Auf diese Note antwortet Preußen unterm 15. April, daß die Anschuldigung unwahr sei; es müsse aber dabei beharren, daß Österreich wirklich an den Grenzen gerüstet habe; dadurch sei die eigene Gegenrüstung gerechtfertigt. Ist es Österreich mit dem Nichtangreifen Ernst, so solle es zuerst abrüsten.
Hierauf das wiener Kabinett: Wir wollen am 23. dss. abrüsten, wenn Preußen verspricht, am folgenden Tage dasselbe zu thun.
Preußen erklärt sich bereit.
Welch ein Aufatmen! So wird denn trotz aller drohenden Anzeichen der Friede erhalten bleiben! Diese Wendung verzeichnete ich freudig in die roten Hefte.
Aber zu früh. Neue Verwickelungen stellen sich ein. Österreich erklärt, es könne nur im Norden, nicht aber zugleich im Süden abrüsten, denn dort sei es von Italien bedroht.
Darauf Preußen: Wenn Österreich nicht ganz abrüstet, so wollen wir auch gerüstet bleiben.

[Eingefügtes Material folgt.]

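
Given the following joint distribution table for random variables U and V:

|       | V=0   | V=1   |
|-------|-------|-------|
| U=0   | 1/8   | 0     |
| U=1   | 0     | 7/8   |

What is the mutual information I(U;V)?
Marginal P(U) (row sums):
  P(U=0) = 1/8 + 0 = 1/8
  P(U=1) = 0 + 7/8 = 7/8
Marginal P(V) (column sums):
  P(V=0) = 1/8 + 0 = 1/8
  P(V=1) = 0 + 7/8 = 7/8

H(U) = -[(1/8)·log₂(1/8) + (7/8)·log₂(7/8)]
  = 0.3750 + 0.1686
  = 0.5436 bits
H(V) = -[(1/8)·log₂(1/8) + (7/8)·log₂(7/8)]
  = 0.3750 + 0.1686
  = 0.5436 bits
H(U,V) = -[(1/8)·log₂(1/8) + (7/8)·log₂(7/8)]
  = 0.3750 + 0.1686
  = 0.5436 bits

I(U;V) = H(U) + H(V) - H(U,V)
  = 0.5436 + 0.5436 - 0.5436
  = 0.5436 bits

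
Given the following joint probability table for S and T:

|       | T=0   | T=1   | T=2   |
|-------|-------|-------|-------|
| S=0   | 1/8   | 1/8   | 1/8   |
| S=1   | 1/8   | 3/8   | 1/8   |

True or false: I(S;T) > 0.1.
Marginal P(S) (row sums):
  P(S=0) = 1/8 + 1/8 + 1/8 = 3/8
  P(S=1) = 1/8 + 3/8 + 1/8 = 5/8
Marginal P(T) (column sums):
  P(T=0) = 1/8 + 1/8 = 1/4
  P(T=1) = 1/8 + 3/8 = 1/2
  P(T=2) = 1/8 + 1/8 = 1/4

H(S) = -[(3/8)·log₂(3/8) + (5/8)·log₂(5/8)]
  = 0.5306 + 0.4238
  = 0.9544 bits
H(T) = -[(1/4)·log₂(1/4) + (1/2)·log₂(1/2) + (1/4)·log₂(1/4)]
  = 0.5000 + 0.5000 + 0.5000
  = 1.5000 bits
H(S,T) = -[(1/8)·log₂(1/8) + (1/8)·log₂(1/8) + (1/8)·log₂(1/8) + (1/8)·log₂(1/8) + (3/8)·log₂(3/8) + (1/8)·log₂(1/8)]
  = 0.3750 + 0.3750 + 0.3750 + 0.3750 + 0.5306 + 0.3750
  = 2.4056 bits

I(S;T) = H(S) + H(T) - H(S,T)
  = 0.9544 + 1.5000 - 2.4056
  = 0.0488 bits

False. I(S;T) = 0.0488 bits, which is ≤ 0.1 bits.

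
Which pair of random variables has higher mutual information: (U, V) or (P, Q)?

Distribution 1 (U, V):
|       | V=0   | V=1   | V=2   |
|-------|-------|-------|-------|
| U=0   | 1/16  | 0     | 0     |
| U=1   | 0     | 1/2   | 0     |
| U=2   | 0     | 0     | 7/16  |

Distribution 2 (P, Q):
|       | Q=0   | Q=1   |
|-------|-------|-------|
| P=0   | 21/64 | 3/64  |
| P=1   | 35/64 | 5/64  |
Distribution 1 (U, V):
Marginal P(U) (row sums):
  P(U=0) = 1/16 + 0 + 0 = 1/16
  P(U=1) = 0 + 1/2 + 0 = 1/2
  P(U=2) = 0 + 0 + 7/16 = 7/16
Marginal P(V) (column sums):
  P(V=0) = 1/16 + 0 + 0 = 1/16
  P(V=1) = 0 + 1/2 + 0 = 1/2
  P(V=2) = 0 + 0 + 7/16 = 7/16

H(U) = -[(1/16)·log₂(1/16) + (1/2)·log₂(1/2) + (7/16)·log₂(7/16)]
  = 0.2500 + 0.5000 + 0.5218
  = 1.2718 bits
H(V) = -[(1/16)·log₂(1/16) + (1/2)·log₂(1/2) + (7/16)·log₂(7/16)]
  = 0.2500 + 0.5000 + 0.5218
  = 1.2718 bits
H(U,V) = -[(1/16)·log₂(1/16) + (1/2)·log₂(1/2) + (7/16)·log₂(7/16)]
  = 0.2500 + 0.5000 + 0.5218
  = 1.2718 bits

I(U;V) = H(U) + H(V) - H(U,V)
  = 1.2718 + 1.2718 - 1.2718
  = 1.2718 bits

Distribution 2 (P, Q):
Marginal P(P) (row sums):
  P(P=0) = 21/64 + 3/64 = 3/8
  P(P=1) = 35/64 + 5/64 = 5/8
Marginal P(Q) (column sums):
  P(Q=0) = 21/64 + 35/64 = 7/8
  P(Q=1) = 3/64 + 5/64 = 1/8

H(P) = -[(3/8)·log₂(3/8) + (5/8)·log₂(5/8)]
  = 0.5306 + 0.4238
  = 0.9544 bits
H(Q) = -[(7/8)·log₂(7/8) + (1/8)·log₂(1/8)]
  = 0.1686 + 0.3750
  = 0.5436 bits
H(P,Q) = -[(21/64)·log₂(21/64) + (3/64)·log₂(3/64) + (35/64)·log₂(35/64) + (5/64)·log₂(5/64)]
  = 0.5275 + 0.2070 + 0.4762 + 0.2873
  = 1.4980 bits

I(P;Q) = H(P) + H(Q) - H(P,Q)
  = 0.9544 + 0.5436 - 1.4980
  = 0.0000 bits

I(U;V) = 1.2718 bits > I(P;Q) = 0.0000 bits, so (U, V) has the higher mutual information (stronger dependence).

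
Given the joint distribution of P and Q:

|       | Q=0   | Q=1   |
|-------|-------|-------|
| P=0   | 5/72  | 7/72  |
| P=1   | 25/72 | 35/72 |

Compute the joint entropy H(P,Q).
H(P,Q) = -Σ P(P,Q) log₂ P(P,Q), summed over the non-zero cells:
H(P,Q) = -[(5/72)·log₂(5/72) + (7/72)·log₂(7/72) + (25/72)·log₂(25/72) + (35/72)·log₂(35/72)]
  = 0.2672 + 0.3269 + 0.5299 + 0.5059
  = 1.6299 bits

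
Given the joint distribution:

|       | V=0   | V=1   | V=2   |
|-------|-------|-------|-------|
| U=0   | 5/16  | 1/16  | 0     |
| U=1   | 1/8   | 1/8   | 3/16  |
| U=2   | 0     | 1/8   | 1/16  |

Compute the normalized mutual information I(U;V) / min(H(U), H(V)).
Marginal P(U) (row sums):
  P(U=0) = 5/16 + 1/16 + 0 = 3/8
  P(U=1) = 1/8 + 1/8 + 3/16 = 7/16
  P(U=2) = 0 + 1/8 + 1/16 = 3/16
Marginal P(V) (column sums):
  P(V=0) = 5/16 + 1/8 + 0 = 7/16
  P(V=1) = 1/16 + 1/8 + 1/8 = 5/16
  P(V=2) = 0 + 3/16 + 1/16 = 1/4

H(U) = -[(3/8)·log₂(3/8) + (7/16)·log₂(7/16) + (3/16)·log₂(3/16)]
  = 0.5306 + 0.5218 + 0.4528
  = 1.5052 bits
H(V) = -[(7/16)·log₂(7/16) + (5/16)·log₂(5/16) + (1/4)·log₂(1/4)]
  = 0.5218 + 0.5244 + 0.5000
  = 1.5462 bits
H(U,V) = -[(5/16)·log₂(5/16) + (1/16)·log₂(1/16) + (1/8)·log₂(1/8) + (1/8)·log₂(1/8) + (3/16)·log₂(3/16) + (1/8)·log₂(1/8) + (1/16)·log₂(1/16)]
  = 0.5244 + 0.2500 + 0.3750 + 0.3750 + 0.4528 + 0.3750 + 0.2500
  = 2.6022 bits

I(U;V) = H(U) + H(V) - H(U,V)
  = 1.5052 + 1.5462 - 2.6022
  = 0.4492 bits

min(H(U), H(V)) = min(1.5052, 1.5462) = 1.5052 bits
Normalized MI = 0.4492 / 1.5052 = 0.2984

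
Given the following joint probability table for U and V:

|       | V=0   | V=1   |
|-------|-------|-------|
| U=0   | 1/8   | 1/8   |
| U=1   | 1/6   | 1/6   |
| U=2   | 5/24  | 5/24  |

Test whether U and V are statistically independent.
Marginal P(U) (row sums):
  P(U=0) = 1/8 + 1/8 = 1/4
  P(U=1) = 1/6 + 1/6 = 1/3
  P(U=2) = 5/24 + 5/24 = 5/12
Marginal P(V) (column sums):
  P(V=0) = 1/8 + 1/6 + 5/24 = 1/2
  P(V=1) = 1/8 + 1/6 + 5/24 = 1/2

U and V are independent iff P(U=i,V=j) = P(U=i)·P(V=j) for every cell.
  P(U=0)·P(V=0) = 1/4 × 1/2 = 1/8 = P(U=0,V=0) ✓
  P(U=0)·P(V=1) = 1/4 × 1/2 = 1/8 = P(U=0,V=1) ✓
  P(U=1)·P(V=0) = 1/3 × 1/2 = 1/6 = P(U=1,V=0) ✓
  P(U=1)·P(V=1) = 1/3 × 1/2 = 1/6 = P(U=1,V=1) ✓
  P(U=2)·P(V=0) = 5/12 × 1/2 = 5/24 = P(U=2,V=0) ✓
  P(U=2)·P(V=1) = 5/12 × 1/2 = 5/24 = P(U=2,V=1) ✓

Yes, U and V are independent: every cell factors, so I(U;V) = 0 bits.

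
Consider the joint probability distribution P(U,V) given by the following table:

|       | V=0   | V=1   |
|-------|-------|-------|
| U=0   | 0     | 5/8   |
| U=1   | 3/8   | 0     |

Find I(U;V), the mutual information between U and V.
Marginal P(U) (row sums):
  P(U=0) = 0 + 5/8 = 5/8
  P(U=1) = 3/8 + 0 = 3/8
Marginal P(V) (column sums):
  P(V=0) = 0 + 3/8 = 3/8
  P(V=1) = 5/8 + 0 = 5/8

H(U) = -[(5/8)·log₂(5/8) + (3/8)·log₂(3/8)]
  = 0.4238 + 0.5306
  = 0.9544 bits
H(V) = -[(3/8)·log₂(3/8) + (5/8)·log₂(5/8)]
  = 0.5306 + 0.4238
  = 0.9544 bits
H(U,V) = -[(5/8)·log₂(5/8) + (3/8)·log₂(3/8)]
  = 0.4238 + 0.5306
  = 0.9544 bits

I(U;V) = H(U) + H(V) - H(U,V)
  = 0.9544 + 0.9544 - 0.9544
  = 0.9544 bits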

Jetzt läßt sich Italien vernehmen: Es wäre ihm nicht im entferntesten eingefallen, Österreich anzugreifen, aber nach dessen letzter Erklärung werde es allerdings Gegenrüstungen machen.
Und so wird das hübsche Defensivlied nunmehr dreistimmig gesungen.
Ich lasse mich von dieser Melodie wieder einigermaßen in Ruhe lullen. Nach solchen lauten und wiederholten Versicherungen kann doch keiner angreifen, und ohne daß einer angreife, gibt es keinen Krieg.
Bertha von Suttner: Die Waffen nieder!. E. Pierson’s Verlag, Dresden/Leipzig 1899, Band 1, Seite 300. Digitale Volltext-Ausgabe bei Wikisource, URL: https://de.wikisource.org/w/index.php?title=Seite:Bertha_von_Suttner_%E2%80%93_Die_Waffen_nieder!_(Band_1).djvu/305&oldid=- (Version vom 31.7.2018)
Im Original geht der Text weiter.